This Black History Month, Wounded Warrior Project salutes hidden figures in the United States military. This installment honors the Montford Point Marines.
"It's a long time coming. … Something you look forward to, wonder if you are going to make to live long enough to see it." – Montford Point Marine and retired Sgt. Ruben McNair to ABC News in 2011 before the Montford Point Marines were honored in June 2012 with the Congressional Gold Medal
“I’ll Take The Marines”
They say it’s good to give people their flowers while they are alive.
In 2012, the 368 remaining Montford Point Marines were finally given their “flowers” in the form of America’s highest civilian honor: the Congressional Gold Medal.
That’s a little more than the famed Thermopylae 300.
As recently as this Black History Month, a Montford Point Marine was honored: 89-year-old Nathaniel Boone was recognized for his valor at the Vermont Supreme Court.
Flash back to the 1940s. There was a higher chance of seeing the president taking a casual stroll in your hometown than seeing a black Marine. These sightings were so rare that in 1943, at home on leave, Pvt. 1st Class R.J. Wood was arrested in Cleveland – wearing the famed Marine dress blues – for impersonating a Marine.
Flash forward to 2017. Many Americans know only of a desegregated United States Marine Corps, but there are still veterans who remember the stifling effects of racism in the armed forces – many who predate 1941’s Executive Order 8802. President Franklin Roosevelt’s order abolished discrimination in all government agencies.
Eight years later, the presidential pen wielded its power when Harry S. Truman signed Executive Order 9981 into effect to desegregate military units, but it took the valor of an exceptional group of black Marines to put equality in America’s crosshairs.
But before their bravery was displayed on a global stage, 21,609 trained to join “the toughest outfit going” in June 1942 in Montford Point, North Carolina. Recruiting offices were overwhelmed with a glut of black men who wanted prove their mettle as patriots.
A group of 1,200 recruits was selected as the first to train in segregated Jacksonville, North Carolina. What could have possibly been a starker reminder of Southern racial division than the steel bars that cut through the land with “colored only/white only” resolution? Railroad tracks divided the town as a physical reminder of the division that clung to the training facilities like the humid summer air.
Just one example of racism the black Marines endured was the requirement to be accompanied by a white Marine to enter Camp Lejeune.
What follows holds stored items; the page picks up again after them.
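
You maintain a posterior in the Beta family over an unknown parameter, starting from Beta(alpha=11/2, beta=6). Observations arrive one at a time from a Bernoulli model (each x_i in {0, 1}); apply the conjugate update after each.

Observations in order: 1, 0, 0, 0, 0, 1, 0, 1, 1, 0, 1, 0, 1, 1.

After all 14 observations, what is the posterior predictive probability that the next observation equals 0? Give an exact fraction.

obs 1: x=1 → posterior Beta(13/2, 6)
obs 2: x=0 → posterior Beta(13/2, 7)
obs 3: x=0 → posterior Beta(13/2, 8)
obs 4: x=0 → posterior Beta(13/2, 9)
obs 5: x=0 → posterior Beta(13/2, 10)
obs 6: x=1 → posterior Beta(15/2, 10)
obs 7: x=0 → posterior Beta(15/2, 11)
obs 8: x=1 → posterior Beta(17/2, 11)
obs 9: x=1 → posterior Beta(19/2, 11)
obs 10: x=0 → posterior Beta(19/2, 12)
obs 11: x=1 → posterior Beta(21/2, 12)
obs 12: x=0 → posterior Beta(21/2, 13)
obs 13: x=1 → posterior Beta(23/2, 13)
obs 14: x=1 → posterior Beta(25/2, 13)

26/51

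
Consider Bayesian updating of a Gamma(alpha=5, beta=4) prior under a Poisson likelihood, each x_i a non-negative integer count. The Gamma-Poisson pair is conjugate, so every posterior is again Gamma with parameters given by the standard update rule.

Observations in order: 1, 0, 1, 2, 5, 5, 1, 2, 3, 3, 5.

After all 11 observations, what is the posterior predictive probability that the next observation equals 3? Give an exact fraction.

4235661054042388921952806413173675537109375/22300745198530623141535718272648361505980416

obs 1: x=1 → posterior Gamma(6, 5)
obs 2: x=0 → posterior Gamma(6, 6)
obs 3: x=1 → posterior Gamma(7, 7)
obs 4: x=2 → posterior Gamma(9, 8)
obs 5: x=5 → posterior Gamma(14, 9)
obs 6: x=5 → posterior Gamma(19, 10)
obs 7: x=1 → posterior Gamma(20, 11)
obs 8: x=2 → posterior Gamma(22, 12)
obs 9: x=3 → posterior Gamma(25, 13)
obs 10: x=3 → posterior Gamma(28, 14)
obs 11: x=5 → posterior Gamma(33, 15)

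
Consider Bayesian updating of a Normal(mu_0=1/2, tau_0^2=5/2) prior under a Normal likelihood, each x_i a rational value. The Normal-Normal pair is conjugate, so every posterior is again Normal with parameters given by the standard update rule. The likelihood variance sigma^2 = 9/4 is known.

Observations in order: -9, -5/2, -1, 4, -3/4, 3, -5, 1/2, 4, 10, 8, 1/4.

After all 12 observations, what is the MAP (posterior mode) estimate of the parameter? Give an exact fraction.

obs 1: x=-9 → posterior Normal(-9/2, 45/38)
obs 2: x=-5/2 → posterior Normal(-221/58, 45/58)
obs 3: x=-1 → posterior Normal(-241/78, 15/26)
obs 4: x=4 → posterior Normal(-23/14, 45/98)
obs 5: x=-3/4 → posterior Normal(-88/59, 45/118)
obs 6: x=3 → posterior Normal(-58/69, 15/46)
obs 7: x=-5 → posterior Normal(-108/79, 45/158)
obs 8: x=1/2 → posterior Normal(-103/89, 45/178)
obs 9: x=4 → posterior Normal(-7/11, 5/22)
obs 10: x=10 → posterior Normal(37/109, 45/218)
obs 11: x=8 → posterior Normal(117/119, 45/238)
obs 12: x=1/4 → posterior Normal(239/258, 15/86)

239/258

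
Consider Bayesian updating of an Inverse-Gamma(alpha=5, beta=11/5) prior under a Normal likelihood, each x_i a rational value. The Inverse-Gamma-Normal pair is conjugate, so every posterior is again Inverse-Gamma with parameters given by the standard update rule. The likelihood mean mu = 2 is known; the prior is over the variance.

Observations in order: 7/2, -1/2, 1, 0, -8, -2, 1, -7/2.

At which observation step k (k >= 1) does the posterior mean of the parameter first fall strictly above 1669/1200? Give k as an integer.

k = 4

obs 1: x=7/2 → posterior Inverse-Gamma(11/2, 133/40)
obs 2: x=-1/2 → posterior Inverse-Gamma(6, 129/20)
obs 3: x=1 → posterior Inverse-Gamma(13/2, 139/20)
obs 4: x=0 → posterior Inverse-Gamma(7, 179/20)
obs 5: x=-8 → posterior Inverse-Gamma(15/2, 1179/20)
obs 6: x=-2 → posterior Inverse-Gamma(8, 1339/20)
obs 7: x=1 → posterior Inverse-Gamma(17/2, 1349/20)
obs 8: x=-7/2 → posterior Inverse-Gamma(9, 3303/40)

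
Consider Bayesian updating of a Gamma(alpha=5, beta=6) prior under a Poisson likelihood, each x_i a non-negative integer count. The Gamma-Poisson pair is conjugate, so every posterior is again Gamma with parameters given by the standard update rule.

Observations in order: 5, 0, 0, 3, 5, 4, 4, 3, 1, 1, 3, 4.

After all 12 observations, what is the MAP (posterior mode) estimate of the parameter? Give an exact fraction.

37/18

obs 1: x=5 → posterior Gamma(10, 7)
obs 2: x=0 → posterior Gamma(10, 8)
obs 3: x=0 → posterior Gamma(10, 9)
obs 4: x=3 → posterior Gamma(13, 10)
obs 5: x=5 → posterior Gamma(18, 11)
obs 6: x=4 → posterior Gamma(22, 12)
obs 7: x=4 → posterior Gamma(26, 13)
obs 8: x=3 → posterior Gamma(29, 14)
obs 9: x=1 → posterior Gamma(30, 15)
obs 10: x=1 → posterior Gamma(31, 16)
obs 11: x=3 → posterior Gamma(34, 17)
obs 12: x=4 → posterior Gamma(38, 18)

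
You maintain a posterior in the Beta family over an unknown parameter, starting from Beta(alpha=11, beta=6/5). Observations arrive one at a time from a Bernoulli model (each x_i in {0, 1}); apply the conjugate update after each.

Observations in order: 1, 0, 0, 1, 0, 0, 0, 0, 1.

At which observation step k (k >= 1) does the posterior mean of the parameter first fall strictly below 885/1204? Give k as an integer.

k = 6

obs 1: x=1 → posterior Beta(12, 6/5)
obs 2: x=0 → posterior Beta(12, 11/5)
obs 3: x=0 → posterior Beta(12, 16/5)
obs 4: x=1 → posterior Beta(13, 16/5)
obs 5: x=0 → posterior Beta(13, 21/5)
obs 6: x=0 → posterior Beta(13, 26/5)
obs 7: x=0 → posterior Beta(13, 31/5)
obs 8: x=0 → posterior Beta(13, 36/5)
obs 9: x=1 → posterior Beta(14, 36/5)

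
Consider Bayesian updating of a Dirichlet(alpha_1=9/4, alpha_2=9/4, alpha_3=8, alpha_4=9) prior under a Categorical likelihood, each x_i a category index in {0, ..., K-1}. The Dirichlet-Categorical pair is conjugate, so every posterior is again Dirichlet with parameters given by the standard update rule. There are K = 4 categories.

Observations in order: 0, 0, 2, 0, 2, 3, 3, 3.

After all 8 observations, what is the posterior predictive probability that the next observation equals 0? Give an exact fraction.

obs 1: x=0 → posterior Dirichlet(13/4, 9/4, 8, 9)
obs 2: x=0 → posterior Dirichlet(17/4, 9/4, 8, 9)
obs 3: x=2 → posterior Dirichlet(17/4, 9/4, 9, 9)
obs 4: x=0 → posterior Dirichlet(21/4, 9/4, 9, 9)
obs 5: x=2 → posterior Dirichlet(21/4, 9/4, 10, 9)
obs 6: x=3 → posterior Dirichlet(21/4, 9/4, 10, 10)
obs 7: x=3 → posterior Dirichlet(21/4, 9/4, 10, 11)
obs 8: x=3 → posterior Dirichlet(21/4, 9/4, 10, 12)

21/118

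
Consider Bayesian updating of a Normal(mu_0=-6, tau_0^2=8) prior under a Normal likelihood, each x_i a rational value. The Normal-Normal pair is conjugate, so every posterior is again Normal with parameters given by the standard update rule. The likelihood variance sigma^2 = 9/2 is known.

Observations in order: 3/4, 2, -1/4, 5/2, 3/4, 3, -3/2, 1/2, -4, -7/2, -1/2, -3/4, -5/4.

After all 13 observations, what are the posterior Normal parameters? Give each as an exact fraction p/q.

obs 1: x=3/4 → posterior Normal(-42/25, 72/25)
obs 2: x=2 → posterior Normal(-10/41, 72/41)
obs 3: x=-1/4 → posterior Normal(-14/57, 24/19)
obs 4: x=5/2 → posterior Normal(26/73, 72/73)
obs 5: x=3/4 → posterior Normal(38/89, 72/89)
obs 6: x=3 → posterior Normal(86/105, 24/35)
obs 7: x=-3/2 → posterior Normal(62/121, 72/121)
obs 8: x=1/2 → posterior Normal(70/137, 72/137)
obs 9: x=-4 → posterior Normal(2/51, 8/17)
obs 10: x=-7/2 → posterior Normal(-50/169, 72/169)
obs 11: x=-1/2 → posterior Normal(-58/185, 72/185)
obs 12: x=-3/4 → posterior Normal(-70/201, 24/67)
obs 13: x=-5/4 → posterior Normal(-90/217, 72/217)

mu_0=-90/217, tau_0^2=72/217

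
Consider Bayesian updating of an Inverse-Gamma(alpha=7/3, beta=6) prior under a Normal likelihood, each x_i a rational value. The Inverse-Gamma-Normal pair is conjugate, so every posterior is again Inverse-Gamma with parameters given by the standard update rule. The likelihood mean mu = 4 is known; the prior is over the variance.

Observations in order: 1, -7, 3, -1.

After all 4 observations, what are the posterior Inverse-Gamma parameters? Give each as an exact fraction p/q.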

It didn’t take long for Montford Point to overflow with stellar recruits. By 1945 every drill instructor and quite a few non-commissioned officers (NCOs) were black. The outcry for black Marines to train their colleagues was heard: several of the recruits were chosen to become NCO drill instructors.
It is no secret that Marines take tremendous pride in their marksmanship skills; at the time, they owned a litany of anti-aircraft gunnery records. The Montford Point Marines smashed several of them with a weapon nicknamed “Lena” in honor of a famed black actress of that time, Lena Horne.
If not for the talent and bravery of this cadre of trailblazers, the Marine Corps would not have been able to return to its prewar policies.
With the whole planet plunged into peril, the beginning of World War II heralded a new way for black patriots to fight for their country.
World War II’s Iwo Jima was only one of the places the world got a chance to see at least a little of the exceptional bravery of the Montford Point Marines.
In late 1942, a group of 600 recruits was selected for the 51st and 52nd Composite Defense Battalions, and 1943 was a breakthrough year for Montford Point. In January, Pfc. Edgar Huff became the first black NCO. February saw Gilbert “Hashmark” Johnson become its first drill sergeant. Johnson and Huff quickly gained reputations as two of the toughest leaders at Montford Point.
These promotions heralded significant progress for Montford Point that year: training was done exclusively by black drill instructors and sergeants. Barriers of discrimination were not nearly enough to stop the group from exemplary performance in training.
The 51st had a special reputation that wasn’t to be taken lightly: their gifts earned them renown as some of the Corps’ most accurate artillery gunners. There was no lack of opportunity for engagement for the Montford Point group; it was discrimination that limited their chance to fight for their country.
When they were shipped to the Pacific, much of the 51st and 52nd was stationed on islands well away from the main conflicts. Only a few of these black Marines got the chance to fight: the Ammunition and Depot Companies of Peleliu, Saipan, and Guam. On June 15, 1944 at Saipan, Pvt. Kenneth Tibbs was the first casualty.
In 1998 Staff Sgt. Vernon Harris, a Parris Island drum major, composed the music to “I’ll Take The Marines,” a song that immortalized the Montford Point Marines.
There is one thing all hidden figures have in common: victory and visibility for a few is a triumph for all. According to Harris, the enduring importance of the Montford Point Marines is that they are a symbol for the whole Marine Corps: "If African Americans at that time could go through the rigorous training of Marines when it was segregated and they were looked down on and still be proud Marines … it encourages all Marines to look forward and recognize our progress.”